Sentralisasi Pengelolaan Tambang Mirip Orde Baru

Penulis : Aryo Bhawono

Hukum

Rabu, 23 Maret 2022

Editor : Sandy Indra Pratama

BETAHITA.ID -  Ahli pemerintah anggap desentralisasi kewenangan justru mempersulit akses aspirasi masyarakat terkait pertambangan. Namun anggapan ini mendapat kritik karena sentralisasi kewenangan di masa orde baru tak hanya menutup akses aspirasi melainkan juga membungkam masyarakat. 

Ahli pemerintah dalam sidang judicial review UU Minerba pada Selasa (22/3/2022), Eko Prasojo, menyebutkan pemberian kewenangan berupa izin, pelaksanaan, dan pengawasan pertambangan kepada daerah selama ini belum memberikan dampak baik kepada masyarakat. Pembaruan perundangan mineral dan batu bara (minerba), UU No. 3 Tahun 2020 Tentang Pertambangan Minerba, memperbaiki hal ini.

“UU Minerba menunjukkan liberalisasi yang tidak dilaksanakan dengan baik. Ada kelemahan yang dilakukan oleh pemerintah daerah,” ucap dia dalam sidang di Mahkamah Konstitusi secara virtual. 

Ia menyebutkan paling tidak ada tiga dampak negatif ketika kewenangan pertambangan dikelola pemerintah daerah, pertama penyalahgunaan wewenang Izin Usaha Pertambangan (IUP). Izin ini belum dipergunakan dengan bertanggung jawab dan Analisis Mengenai Dampak Lingkungan tidak dilakukan dengan benar. 
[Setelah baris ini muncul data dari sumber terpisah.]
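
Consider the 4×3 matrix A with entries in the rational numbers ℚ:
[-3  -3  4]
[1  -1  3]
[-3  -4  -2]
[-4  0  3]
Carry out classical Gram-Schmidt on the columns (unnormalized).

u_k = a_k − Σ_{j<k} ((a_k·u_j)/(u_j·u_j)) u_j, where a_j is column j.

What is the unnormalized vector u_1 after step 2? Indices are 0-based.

u_1 = (-9/7, -11/7, -16/7, 16/7)

Step 1: u_0 = a_0 = (-3, 1, -3, -4).
Step 2: u_1 = a_1 − (4/7)·u_0 = (-9/7, -11/7, -16/7, 16/7).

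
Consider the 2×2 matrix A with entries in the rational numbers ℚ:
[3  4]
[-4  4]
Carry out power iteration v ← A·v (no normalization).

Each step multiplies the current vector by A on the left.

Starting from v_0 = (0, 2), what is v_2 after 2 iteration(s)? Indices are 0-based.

v_2 = (56, 0)

v_0 = (0, 2).
v_1 = A·v_0 = (8, 8).
v_2 = A·v_1 = (56, 0).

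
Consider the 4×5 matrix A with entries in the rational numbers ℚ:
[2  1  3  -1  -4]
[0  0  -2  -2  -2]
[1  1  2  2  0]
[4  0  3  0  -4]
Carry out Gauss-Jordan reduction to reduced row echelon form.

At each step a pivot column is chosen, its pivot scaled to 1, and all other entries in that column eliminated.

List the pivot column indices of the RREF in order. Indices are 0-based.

pivot(0,0)=2: scale R0 → (1, 1/2, 3/2, -1/2, -2)
  clear (2,0): R2 −= (1)R0 → (0, 1/2, 1/2, 5/2, 2)
  clear (3,0): R3 −= (4)R0 → (0, -2, -3, 2, 4)
pivot(1,1): swap R1↔R2
pivot(1,1)=1/2: scale R1 → (0, 1, 1, 5, 4)
  clear (0,1): R0 −= (1/2)R1 → (1, 0, 1, -3, -4)
  clear (3,1): R3 −= (-2)R1 → (0, 0, -1, 12, 12)
pivot(2,2)=-2: scale R2 → (0, 0, 1, 1, 1)
  clear (0,2): R0 −= (1)R2 → (1, 0, 0, -4, -5)
  clear (1,2): R1 −= (1)R2 → (0, 1, 0, 4, 3)
  clear (3,2): R3 −= (-1)R2 → (0, 0, 0, 13, 13)
pivot(3,3)=13: scale R3 → (0, 0, 0, 1, 1)
  clear (0,3): R0 −= (-4)R3 → (1, 0, 0, 0, -1)
  clear (1,3): R1 −= (4)R3 → (0, 1, 0, 0, -1)
  clear (2,3): R2 −= (1)R3 → (0, 0, 1, 0, 0)

pivot columns: 0, 1, 2, 3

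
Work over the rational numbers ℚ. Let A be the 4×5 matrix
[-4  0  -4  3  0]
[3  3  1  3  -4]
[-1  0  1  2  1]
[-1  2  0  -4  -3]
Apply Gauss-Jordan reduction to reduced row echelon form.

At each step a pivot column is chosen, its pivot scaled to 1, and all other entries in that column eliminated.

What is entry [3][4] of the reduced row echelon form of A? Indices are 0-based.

pivot(0,0)=-4: scale R0 → (1, 0, 1, -3/4, 0)
  clear (1,0): R1 −= (3)R0 → (0, 3, -2, 21/4, -4)
  clear (2,0): R2 −= (-1)R0 → (0, 0, 2, 5/4, 1)
  clear (3,0): R3 −= (-1)R0 → (0, 2, 1, -19/4, -3)
pivot(1,1)=3: scale R1 → (0, 1, -2/3, 7/4, -4/3)
  clear (3,1): R3 −= (2)R1 → (0, 0, 7/3, -33/4, -1/3)
pivot(2,2)=2: scale R2 → (0, 0, 1, 5/8, 1/2)
  clear (0,2): R0 −= (1)R2 → (1, 0, 0, -11/8, -1/2)
  clear (1,2): R1 −= (-2/3)R2 → (0, 1, 0, 13/6, -1)
  clear (3,2): R3 −= (7/3)R2 → (0, 0, 0, -233/24, -3/2)
pivot(3,3)=-233/24: scale R3 → (0, 0, 0, 1, 36/233)
  clear (0,3): R0 −= (-11/8)R3 → (1, 0, 0, 0, -67/233)
  clear (1,3): R1 −= (13/6)R3 → (0, 1, 0, 0, -311/233)
  clear (2,3): R2 −= (5/8)R3 → (0, 0, 1, 0, 94/233)

M[3][4] = 36/233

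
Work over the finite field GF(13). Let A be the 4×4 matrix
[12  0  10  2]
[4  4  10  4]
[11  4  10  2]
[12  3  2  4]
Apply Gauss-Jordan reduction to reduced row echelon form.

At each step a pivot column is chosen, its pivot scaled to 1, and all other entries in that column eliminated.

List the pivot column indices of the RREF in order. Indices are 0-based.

step 1: normalize row 0 (÷12) = (1, 0, 3, 11)
  row 1: subtract 4×row0 = (0, 4, 11, 12)
  row 2: subtract 11×row0 = (0, 4, 3, 11)
  row 3: subtract 12×row0 = (0, 3, 5, 2)
step 2: normalize row 1 (÷4) = (0, 1, 6, 3)
  row 2: subtract 4×row1 = (0, 0, 5, 12)
  row 3: subtract 3×row1 = (0, 0, 0, 6)
step 3: normalize row 2 (÷5) = (0, 0, 1, 5)
  row 0: subtract 3×row2 = (1, 0, 0, 9)
  row 1: subtract 6×row2 = (0, 1, 0, 12)
step 4: normalize row 3 (÷6) = (0, 0, 0, 1)
  row 0: subtract 9×row3 = (1, 0, 0, 0)
  row 1: subtract 12×row3 = (0, 1, 0, 0)
  row 2: subtract 5×row3 = (0, 0, 1, 0)

pivot columns: 0, 1, 2, 3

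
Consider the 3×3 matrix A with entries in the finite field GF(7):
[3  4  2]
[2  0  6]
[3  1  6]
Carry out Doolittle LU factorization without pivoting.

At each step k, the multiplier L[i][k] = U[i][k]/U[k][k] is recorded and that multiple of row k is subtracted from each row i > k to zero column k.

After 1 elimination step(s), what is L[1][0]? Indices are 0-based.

Step 1: pivot at (0,0) is 3.
  row1 ← row1 − (3)·row0  ⇒  L[1][0]=3, U row1=(0, 2, 0)
  row2 ← row2 − (1)·row0  ⇒  L[2][0]=1, U row2=(0, 4, 4)

L[1][0] = 3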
Ilustrasi tambang emas./Sumber: kravisolminerals.co.za

Kedua, terjadinya kerusakan lingkungan karena eksploitasi tidak bertanggung jawab. Rehabilitasi dan reboisasi pun tidak dilakukan dengan baik menyebabkan hilangnya kesuburan tanah.

Ketiga, kurangnya kontrol dan partisipasi masyarakat bahkan tidak ada. Tidak ada jaminan hukum dan tidak ada komitmen pemda sehingga ada indikasi transaksi ekonomi politik,” ucap dia.

Menurutnya upaya sentralisasi kewenangan minerba ini konstitusional prinsip negara kesatuan, seluruh kewenangan milik pusat. Pemerintah pusat lalu mendelegasikan sebagian ke pemerintah daerah. 

Terpisah, Direktur Penegakan Hukum Auriga Nusantara sekaligus kuasa hukum pemohon UU Minerba, Roni Saputra, mengungkapkan pendapat ini janggal karena sentralisasi justru semakin menjauhkan kewenangan pertambangan dari partisipasi publik. 

Selama ini jika masyarakat memberikan aspirasi, protes, ataupun penolakanmereka pergi ke pemda. Tetapi ketika kewenangan tersebut diambil alih oleh pusat maka mereka hanya menjawab bahwa itu bukan kewenangannya. Masyarakat pun harus ke pusat.

Justru ketika kewenangan diberikan ke daerah maka ada banyak akses keterlibatan, selain karena kedekatan. Jika pemerintah daerah tak menggubris aspirasi maka masyarakat akan ke legislatif selaku pengawas eksekutif. 

“Parahnya adalah sentralisasi ini mengembalikan kewenangan ke era orde baru. Justru pemerintah daerah yang mengetahui potensi dan kebutuhan masyarakatnya. Bukan pusat yang datang tiba-tiba memberikan konsesi tambang,” tegasnya.